ESD Alliance serves the needs of chip, package, and manufacturing engineers.

It’s a great time to be a chip designer or a verification engineer, even though these jobs are increasingly more difficult as challenges get tougher and the need to bring design, packaging, and manufacturing closer together becomes more acute. In parallel, competitive time-to-market pressures continue to demand ever shorter schedules.

Fortunately, engineers rarely run from a challenge. They’re also captivated by new applications for chips growing exponentially in various markets, including the popularity of an open-source instruction set architecture (ISA) known as RISC-V that highlights the catchphrase “Democratization of Chip Design.”

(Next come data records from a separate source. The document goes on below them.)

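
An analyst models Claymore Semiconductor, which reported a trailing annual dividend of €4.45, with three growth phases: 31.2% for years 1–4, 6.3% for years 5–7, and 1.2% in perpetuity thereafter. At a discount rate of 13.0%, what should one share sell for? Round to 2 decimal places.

€105.45

Three-stage DDM. Project D₁…D_7; terminal Gordon value at t=7 with g = 0.012; discount at r = 0.13.
D_1 = 5.8384
D_2 = 7.6600
D_3 = 10.0499
D_4 = 13.1855
D_5 = 14.0161
D_6 = 14.8992
D_7 = 15.8378
TV_7 = 16.0279/(0.13−0.012) = 135.8294
P₀ = Σ Dₜ/(1+r)ᵗ + TV_7/(1+r)^7 = 105.4491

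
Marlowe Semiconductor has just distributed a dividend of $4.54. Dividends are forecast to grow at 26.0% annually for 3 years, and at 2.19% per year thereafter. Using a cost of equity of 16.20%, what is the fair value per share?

Two-stage DDM. Project D₁…D_3 at 0.26, terminal growth 0.0219, discount at r = 0.162.
D_1 = 5.7204
D_2 = 7.2077
D_3 = 9.0817
Terminal value at t=3: TV = D_4/(r−g) = 9.2806/(0.162−0.0219) = 66.2427
P₀ = 5.7204/(1+0.162)^1 + 7.2077/(1+0.162)^2 + 9.0817/(1+0.162)^3 + 66.2427/(1+0.162)^3 = 58.2694

$58.27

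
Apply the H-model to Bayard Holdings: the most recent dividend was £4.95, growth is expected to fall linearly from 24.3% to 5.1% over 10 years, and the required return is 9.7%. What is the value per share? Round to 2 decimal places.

£216.40

H-model: P₀ = D₀[(1+g_L) + H(g_S−g_L)]/(r−g_L), with H = 10/2 = 5.
P₀ = 4.95 × [(1+0.051) + 5×(0.243−0.051)] / (0.097−0.051)
   = 4.95 × 2.0110 / 0.046 = 216.4011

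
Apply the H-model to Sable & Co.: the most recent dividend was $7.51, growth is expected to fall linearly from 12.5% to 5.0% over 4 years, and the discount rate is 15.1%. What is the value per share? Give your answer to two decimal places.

$89.23

H-model: P₀ = D₀[(1+g_L) + H(g_S−g_L)]/(r−g_L), with H = 4/2 = 2.
P₀ = 7.51 × [(1+0.05) + 2×(0.125−0.05)] / (0.151−0.05)
   = 7.51 × 1.2000 / 0.101 = 89.2277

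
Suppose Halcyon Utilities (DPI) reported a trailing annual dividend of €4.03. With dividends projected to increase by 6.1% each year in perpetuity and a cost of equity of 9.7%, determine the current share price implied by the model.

Gordon growth model: P₀ = D₁/(r − g). D₁ = 4.03 × (1 + 0.061) = 4.2758.
P₀ = 4.2758 / (0.097 − 0.061) = 4.2758 / 0.036 = 118.7731

€118.77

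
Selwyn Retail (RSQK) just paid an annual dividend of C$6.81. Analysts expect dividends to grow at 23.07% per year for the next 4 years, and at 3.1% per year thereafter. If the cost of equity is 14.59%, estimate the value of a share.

Two-stage DDM. Project D₁…D_4 at 0.2307, terminal growth 0.031, discount at r = 0.1459.
D_1 = 8.3811
D_2 = 10.3146
D_3 = 12.6942
D_4 = 15.6227
Terminal value at t=4: TV = D_5/(r−g) = 16.1070/(0.1459−0.031) = 140.1827
P₀ = 8.3811/(1+0.1459)^1 + 10.3146/(1+0.1459)^2 + 12.6942/(1+0.1459)^3 + 15.6227/(1+0.1459)^4 + 140.1827/(1+0.1459)^4 = 113.9698

C$113.97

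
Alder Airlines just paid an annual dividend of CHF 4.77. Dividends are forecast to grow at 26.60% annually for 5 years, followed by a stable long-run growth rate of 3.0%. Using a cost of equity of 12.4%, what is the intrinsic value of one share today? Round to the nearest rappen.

CHF 129.31

Two-stage DDM. Project D₁…D_5 at 0.266, terminal growth 0.03, discount at r = 0.124.
D_1 = 6.0388
D_2 = 7.6451
D_3 = 9.6788
D_4 = 12.2533
D_5 = 15.5127
Terminal value at t=5: TV = D_6/(r−g) = 15.9781/(0.124−0.03) = 169.9794
P₀ = 6.0388/(1+0.124)^1 + 7.6451/(1+0.124)^2 + 9.6788/(1+0.124)^3 + 12.2533/(1+0.124)^4 + 15.5127/(1+0.124)^5 + 169.9794/(1+0.124)^5 = 129.3104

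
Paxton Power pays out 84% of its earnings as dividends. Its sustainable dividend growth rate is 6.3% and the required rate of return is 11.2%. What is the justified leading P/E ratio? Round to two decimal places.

Justified leading P/E = b/(r−g) = 0.84/(0.112−0.063) = 17.1429

17.14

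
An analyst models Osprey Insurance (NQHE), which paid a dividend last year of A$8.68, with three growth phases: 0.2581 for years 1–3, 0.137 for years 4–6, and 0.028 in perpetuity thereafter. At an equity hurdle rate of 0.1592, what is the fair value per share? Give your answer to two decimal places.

Three-stage DDM. Project D₁…D_6; terminal Gordon value at t=6 with g = 0.028; discount at r = 0.1592.
D_1 = 10.9203
D_2 = 13.7388
D_3 = 17.2848
D_4 = 19.6529
D_5 = 22.3453
D_6 = 25.4066
TV_6 = 26.1180/(0.1592−0.028) = 199.0700
P₀ = Σ Dₜ/(1+r)ᵗ + TV_6/(1+r)^6 = 144.8181

A$144.82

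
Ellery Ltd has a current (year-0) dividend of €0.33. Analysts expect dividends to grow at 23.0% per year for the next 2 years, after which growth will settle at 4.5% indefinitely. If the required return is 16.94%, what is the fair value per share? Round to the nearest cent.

€3.78

Two-stage DDM. Project D₁…D_2 at 0.23, terminal growth 0.045, discount at r = 0.1694.
D_1 = 0.4059
D_2 = 0.4993
Terminal value at t=2: TV = D_3/(r−g) = 0.5217/(0.1694−0.045) = 4.1939
P₀ = 0.4059/(1+0.1694)^1 + 0.4993/(1+0.1694)^2 + 4.1939/(1+0.1694)^2 = 3.7790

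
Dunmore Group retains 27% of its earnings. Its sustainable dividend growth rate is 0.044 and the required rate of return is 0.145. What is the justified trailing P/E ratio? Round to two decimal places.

Payout ratio b = 1 − 0.27 = 0.73.
Justified trailing P/E = b(1+g)/(r−g) = 0.73×(1+0.044)/(0.145−0.044) = 7.5457

7.55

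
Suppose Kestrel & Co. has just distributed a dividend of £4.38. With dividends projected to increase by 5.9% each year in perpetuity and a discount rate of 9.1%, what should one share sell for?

£144.95

Gordon growth model: P₀ = D₁/(r − g). D₁ = 4.38 × (1 + 0.059) = 4.6384.
P₀ = 4.6384 / (0.091 − 0.059) = 4.6384 / 0.032 = 144.9506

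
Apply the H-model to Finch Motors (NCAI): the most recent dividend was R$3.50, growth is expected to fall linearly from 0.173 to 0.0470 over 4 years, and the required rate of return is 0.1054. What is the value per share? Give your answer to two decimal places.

H-model: P₀ = D₀[(1+g_L) + H(g_S−g_L)]/(r−g_L), with H = 4/2 = 2.
P₀ = 3.50 × [(1+0.047) + 2×(0.173−0.047)] / (0.1054−0.047)
   = 3.50 × 1.2990 / 0.0584 = 77.8510

R$77.85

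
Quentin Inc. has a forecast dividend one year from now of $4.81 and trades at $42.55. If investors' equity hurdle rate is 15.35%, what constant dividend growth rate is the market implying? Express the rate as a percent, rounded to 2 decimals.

4.05%

From P₀ = D₁/(r − g), the implied growth is g = r − D₁/P₀.
g = 0.1535 − 4.81/42.55 = 0.1535 − 0.11304 = 0.04046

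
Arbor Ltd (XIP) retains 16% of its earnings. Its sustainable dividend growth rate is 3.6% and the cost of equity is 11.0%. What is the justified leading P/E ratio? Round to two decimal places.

11.35

Payout ratio b = 1 − 0.16 = 0.84.
Justified leading P/E = b/(r−g) = 0.84/(0.11−0.036) = 11.3514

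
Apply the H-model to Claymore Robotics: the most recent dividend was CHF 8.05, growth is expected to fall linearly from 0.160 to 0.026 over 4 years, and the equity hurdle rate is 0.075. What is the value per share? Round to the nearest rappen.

CHF 212.59

H-model: P₀ = D₀[(1+g_L) + H(g_S−g_L)]/(r−g_L), with H = 4/2 = 2.
P₀ = 8.05 × [(1+0.026) + 2×(0.16−0.026)] / (0.075−0.026)
   = 8.05 × 1.2940 / 0.049 = 212.5857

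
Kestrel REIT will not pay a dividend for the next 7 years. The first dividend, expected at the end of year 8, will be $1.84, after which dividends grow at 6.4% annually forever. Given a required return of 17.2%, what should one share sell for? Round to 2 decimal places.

$5.61

Deferred-dividend DDM. At t=7 the remaining stream is a growing perpetuity with first payment D_8 = 1.84.
V_7 = D_8/(r−g) = 1.84/(0.172−0.064) = 17.0370
P₀ = V_7/(1+r)^7 = 17.0370/(1+0.172)^7 = 5.6092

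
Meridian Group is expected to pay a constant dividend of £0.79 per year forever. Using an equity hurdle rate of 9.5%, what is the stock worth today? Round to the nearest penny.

£8.32

Zero-growth DDM (perpetuity): P₀ = D/r = 0.79 / 0.095 = 8.3158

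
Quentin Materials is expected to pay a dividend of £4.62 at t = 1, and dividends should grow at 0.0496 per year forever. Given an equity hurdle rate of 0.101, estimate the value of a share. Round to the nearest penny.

£89.88

Gordon growth model: P₀ = D₁/(r − g), with D₁ = 4.62 given directly.
P₀ = 4.6200 / (0.101 − 0.0496) = 4.6200 / 0.0514 = 89.8833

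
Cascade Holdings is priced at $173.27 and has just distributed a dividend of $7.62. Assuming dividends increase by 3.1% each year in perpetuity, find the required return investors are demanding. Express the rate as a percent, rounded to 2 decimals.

7.63%

Rearranging the constant-growth DDM: r = D₁/P₀ + g.
D₁ = 7.62 × (1 + 0.031) = 7.8562.
r = 7.8562 / 173.27 + 0.031 = 0.04534 + 0.031 = 0.07634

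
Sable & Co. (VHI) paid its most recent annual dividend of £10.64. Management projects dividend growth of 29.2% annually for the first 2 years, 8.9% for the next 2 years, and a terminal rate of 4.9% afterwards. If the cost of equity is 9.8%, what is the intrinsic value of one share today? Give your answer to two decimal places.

Three-stage DDM. Project D₁…D_4; terminal Gordon value at t=4 with g = 0.049; discount at r = 0.098.
D_1 = 13.7469
D_2 = 17.7610
D_3 = 19.3417
D_4 = 21.0631
TV_4 = 22.0952/(0.098−0.049) = 450.9224
P₀ = Σ Dₜ/(1+r)ᵗ + TV_4/(1+r)^4 = 366.5909

£366.59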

The electronic system design (ESD) market that supports chip design and verification via electronic design automation (EDA) tools and semiconductor IP is also entering an exciting period. The ESD market is hot again. Demands for automation tools and IP are rising as chip and system complexity increases. ESD is where electronics begins and is a vital component of the global electronics industry. With industry revenue at approximately $13 billion, ESD is small but mighty and serves the needs of a disparate ecosystem of chip, package, and manufacturing engineers that develop products driving the $2 trillion global market for electronic products. As a result, all EDA and Semiconductor IP product categories increased revenue in Q1 2022, according to the most up-to-date SEMI Electronic Design Market Data report.

Through supply chain shortages, semiconductor downturns, and semiconductor companies looking more like systems houses and vice versa, electronic system design suppliers globally are the much-needed problem solvers. They supply state-of-the-art design and verification tools and IP for the chips, printed circuit boards, and multi-chip modules that power leading edge electronic systems and products. Hardware-assisted verification (solutions that include hardware emulation and FPGA prototyping) can handle hardware/software co-design. Front-end design solutions enable the ability for designers to effectively implement a “shift left” methodology where more of the critical design decisions occur early in the design cycle.

Semiconductor manufacturers continue to push the envelope on new processes that deliver new levels of performance. The electronic system design community is responding, as always. ESD companies play a pivotal role in this push by providing the essential technologies, methodologies, and design automation tools to support these new processes.

New applications are especially encouraging to engineers who love a challenge. With AI chips and AI techniques now giving design tools a huge boost, it was inevitable that applications for semiconductor-based solutions would ignite, and they are. Applications for cloud-based computing, automotive electronics (including autonomous driving), and 5G and 6G communications seem almost commonplace today. Up next is MedTech where funding is going into chips for drug discovery, patient monitoring, and remote access among other applications. Applications involving IoT and edge computing are a particularly attractive area as data processing moves down from the cloud and is located where the data is collected in real time.

Security and safety are other application areas that are growing rapidly and attempting to stay one step ahead of threats and breaches, while minimizing the occurrence and consequences of accidents such as roadway collisions.

The most galvanizing new application space may be the open-source silicon movement that has the potential to democratize chip design. This is expanding the community of specialized designers to an environment of creative enablement where anyone anywhere with innate skills can get their chip designs into silicon. It’s likely that this movement and subsequent innovations will empower the semiconductor and electronic system design communities to think differently.

All told, chip design never looked more appealing. Recent industry events, including SEMICON West and the Design Automation Conference, seemed to bear this out. Both were filled with young, enthusiastic engineers from many parts of the world eager to launch themselves into careers in electronics. In many ways, this could be considered the “Golden Age of Chip Design.”